12,1 Treed naderbij en luister aandachtig naar alles wat God bereid heeft voor hen die Hem waarlijk beminnen (1 Kor. 2,9). Zij worden een paradijs van vreugde. In henzelf groeit een boom vol vruchten, in volle bloei en ze worden getooid met een menigte vruchten. 12,2 Want daar zijn de boom van kennis en de boom van het leven gepland. Het is immers niet de boom van de kennis die doodt, wel de ongehoorzaamheid.
12,3 Niet zonder reden staat er geschreven dat God in het begin een boom [van kennis en een boom] van leven plantte in het midden van het Paradijs die ons leven door kennis toonde. Omdat onze eerste ouders die boom niet goed gebruikt hebben werden ze naakt door het bedrog van de slang.12,4 Want er is geen leven zonder kennis en ook geen echte kennis zonder leven. Daarom werd de ene boom naast de andere geplant.
12,5 De apostel onderkende de betekenis hiervan en wees de kennis af die zonder te luisteren naar de geboden van de waarheid naar het leven voert, daarom zei hij: "kennis leidt tot eigenwaan, het is de liefde die opbouwt". 12,6 Want hij die denkt iets te weten zonder de ware kennis, die door het leven betuigd wordt, is onwetend. Hij is misleid door de slang omdat hij niet het leven liefhad, terwijl hij wiens kennis vergezeld gaat van vrees en die ijverig het leven zoekt, plant in hoop en kan rekenen op vruchten.

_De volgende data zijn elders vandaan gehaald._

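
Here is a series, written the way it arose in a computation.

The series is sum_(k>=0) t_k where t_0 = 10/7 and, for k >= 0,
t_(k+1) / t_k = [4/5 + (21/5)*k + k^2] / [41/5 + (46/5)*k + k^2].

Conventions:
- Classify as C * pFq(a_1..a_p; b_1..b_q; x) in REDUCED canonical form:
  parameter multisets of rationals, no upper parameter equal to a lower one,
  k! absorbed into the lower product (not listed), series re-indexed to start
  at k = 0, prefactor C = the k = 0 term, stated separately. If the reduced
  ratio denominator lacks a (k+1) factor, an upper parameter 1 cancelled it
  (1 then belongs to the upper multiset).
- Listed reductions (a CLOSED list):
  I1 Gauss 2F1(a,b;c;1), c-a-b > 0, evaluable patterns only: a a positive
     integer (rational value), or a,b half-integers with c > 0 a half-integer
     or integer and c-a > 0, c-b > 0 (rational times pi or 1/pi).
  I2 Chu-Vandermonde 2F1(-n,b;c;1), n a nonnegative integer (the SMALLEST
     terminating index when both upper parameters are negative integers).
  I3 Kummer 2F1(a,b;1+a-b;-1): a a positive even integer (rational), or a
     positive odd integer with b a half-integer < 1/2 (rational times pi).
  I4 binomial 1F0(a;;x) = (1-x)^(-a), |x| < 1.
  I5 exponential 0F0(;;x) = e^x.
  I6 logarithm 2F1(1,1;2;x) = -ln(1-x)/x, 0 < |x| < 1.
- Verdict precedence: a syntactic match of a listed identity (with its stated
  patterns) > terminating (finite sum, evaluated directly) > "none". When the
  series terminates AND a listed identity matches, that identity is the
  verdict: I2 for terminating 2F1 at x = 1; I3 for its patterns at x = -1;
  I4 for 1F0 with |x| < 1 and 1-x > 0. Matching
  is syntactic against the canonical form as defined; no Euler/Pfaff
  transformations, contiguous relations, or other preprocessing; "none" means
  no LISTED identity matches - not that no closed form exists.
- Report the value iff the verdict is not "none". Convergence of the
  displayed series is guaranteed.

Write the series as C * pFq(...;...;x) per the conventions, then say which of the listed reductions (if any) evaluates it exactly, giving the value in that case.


Key observation: from the first term 10/7: factor the ratio over Q (prefactor 10/7): negated roots = parameters.
Consecutive-term ratio: r(k) = 1 * (k+1/5) (k+4) / [(k+41/5) (k+1)] - rational in k. x = 1; t_0 = 10/7; negate the roots.

The series (x = 1) is 2F1: upper {1/5, 4}, lower {41/5}, prefactor 10/7. Verdict: Gauss (I1, integer-parameter pattern) fires (x = 1: the Gamma ratio telescopes since c-a-b = 4 > 0 and a = 4 in Z>0). Sum: 7254/4375.


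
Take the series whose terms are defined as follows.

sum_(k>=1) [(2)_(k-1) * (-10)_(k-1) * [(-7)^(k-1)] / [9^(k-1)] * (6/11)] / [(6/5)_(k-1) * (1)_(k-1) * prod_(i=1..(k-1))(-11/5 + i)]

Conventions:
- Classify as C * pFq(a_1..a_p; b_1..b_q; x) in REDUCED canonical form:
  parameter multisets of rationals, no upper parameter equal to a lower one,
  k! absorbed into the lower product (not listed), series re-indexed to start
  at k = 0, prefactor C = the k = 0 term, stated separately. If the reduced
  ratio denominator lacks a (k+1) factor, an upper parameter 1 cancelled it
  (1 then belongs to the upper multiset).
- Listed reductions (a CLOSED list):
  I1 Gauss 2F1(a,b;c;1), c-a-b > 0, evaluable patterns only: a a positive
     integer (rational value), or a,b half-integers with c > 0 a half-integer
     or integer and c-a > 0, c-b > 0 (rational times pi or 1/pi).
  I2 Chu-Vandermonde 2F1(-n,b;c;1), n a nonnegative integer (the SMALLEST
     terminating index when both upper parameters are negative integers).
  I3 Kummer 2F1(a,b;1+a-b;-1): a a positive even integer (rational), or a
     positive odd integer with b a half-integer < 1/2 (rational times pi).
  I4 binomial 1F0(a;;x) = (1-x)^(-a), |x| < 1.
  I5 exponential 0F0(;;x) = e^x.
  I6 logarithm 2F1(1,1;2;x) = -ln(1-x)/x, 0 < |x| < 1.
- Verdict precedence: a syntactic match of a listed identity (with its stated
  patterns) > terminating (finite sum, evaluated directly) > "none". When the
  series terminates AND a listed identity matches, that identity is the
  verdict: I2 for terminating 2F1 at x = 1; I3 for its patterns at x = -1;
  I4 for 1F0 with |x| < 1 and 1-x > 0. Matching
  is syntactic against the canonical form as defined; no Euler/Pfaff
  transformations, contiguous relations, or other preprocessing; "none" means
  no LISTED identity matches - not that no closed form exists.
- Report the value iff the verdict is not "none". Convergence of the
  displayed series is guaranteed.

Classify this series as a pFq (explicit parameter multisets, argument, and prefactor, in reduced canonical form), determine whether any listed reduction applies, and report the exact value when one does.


The series (x = -7/9) is 2F2: upper {-10, 2}, lower {-6/5, 6/5}, prefactor 6/11. Verdict: terminating. With -10 upstairs the series is a 11-term polynomial sum; evaluated term by term. Exact value: 24624406952637791649597919878209/20647441124648270249821979904.

The tell: t_0 being 6/11, (1)_k (C = 6/11, x = -7/9) is k! itself.
Ratio: r(k) = (-7/9) * (k-10) (k+2) / [(k-6/5) (k+6/5) (k+1)] - rational; roots negated = parameters, x = (-7/9), C = 6/11.


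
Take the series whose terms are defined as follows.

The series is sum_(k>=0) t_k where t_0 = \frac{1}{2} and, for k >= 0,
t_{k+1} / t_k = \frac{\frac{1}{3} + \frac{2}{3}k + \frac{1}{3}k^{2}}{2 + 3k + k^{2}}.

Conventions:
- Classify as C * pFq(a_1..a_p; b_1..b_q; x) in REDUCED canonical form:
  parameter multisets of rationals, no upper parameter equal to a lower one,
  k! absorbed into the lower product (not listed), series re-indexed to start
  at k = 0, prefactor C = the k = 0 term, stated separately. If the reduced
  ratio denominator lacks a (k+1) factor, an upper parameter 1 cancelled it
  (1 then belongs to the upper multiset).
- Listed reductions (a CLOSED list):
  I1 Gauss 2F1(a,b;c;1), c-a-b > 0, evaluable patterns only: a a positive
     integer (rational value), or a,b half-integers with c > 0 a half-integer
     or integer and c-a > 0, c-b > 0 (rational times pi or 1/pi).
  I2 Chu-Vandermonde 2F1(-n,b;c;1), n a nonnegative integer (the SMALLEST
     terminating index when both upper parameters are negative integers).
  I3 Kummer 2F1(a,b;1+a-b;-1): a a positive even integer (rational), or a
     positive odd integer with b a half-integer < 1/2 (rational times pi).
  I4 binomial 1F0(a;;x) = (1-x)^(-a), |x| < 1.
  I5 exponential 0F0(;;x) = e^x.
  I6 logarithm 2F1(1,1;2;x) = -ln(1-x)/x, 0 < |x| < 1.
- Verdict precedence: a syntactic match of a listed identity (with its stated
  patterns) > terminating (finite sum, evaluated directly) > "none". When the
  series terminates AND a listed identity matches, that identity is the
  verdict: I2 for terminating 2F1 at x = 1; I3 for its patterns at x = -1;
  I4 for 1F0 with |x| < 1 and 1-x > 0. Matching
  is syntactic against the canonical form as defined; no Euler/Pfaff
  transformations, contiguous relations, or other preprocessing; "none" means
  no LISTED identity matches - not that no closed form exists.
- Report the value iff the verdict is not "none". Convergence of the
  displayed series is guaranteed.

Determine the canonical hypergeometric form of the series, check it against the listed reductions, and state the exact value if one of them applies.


Key observation: x = \frac{1}{3} and roots of the ratio polynomials (C = 1/2, x = 1/3) are the negated parameters.
Consecutive-term ratio: r(k) = \frac{1}{3} * (k+1) (k+1) / [(k+2) (k+1)] - rational in k, leading ratio \frac{1}{3}; with t_0 = \frac{1}{2}, classification follows.

Prefactor \frac{1}{2}, argument \frac{1}{3}: 2F1 with upper {1, 1} over lower {2}. Verdict: this is the I6 logarithm reduction (the logarithm: parameters (1,1;2), x = \frac{1}{3}). Its exact value is \left(-\frac{3}{2}\right) \cdot \ln\left(\frac{2}{3}\right).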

De slotaansporing. (12,7-9)

12,7 Moge je hart de kennis ontvangen en moge je het woord van de waarheid je leven zijn. 12,8 Als deze boom in je groeit en als je zijn vruchten verlangt, dan zal je altijd de oogst ontvangen die je van God wil ontvangen, dat wat de slang niet heeft bereikt en ook niet met bedrog heeft aangetast. Eva is niet aangetast, maar maagd gebleven en ze belijdt haar geloof. 12,9 Het heil toont zich, de apostelen zijn vol begrip, het paasmaal van de Heer is nabij, de tijden vervullen zich, [alle dingen] komen tot harmonie, en het Woord geniet als Hij de heiligen onderricht. Hierdoor wordt de Vader verheerlijkt, aan wie de glorie is in de eeuwen der eeuwen. Amen.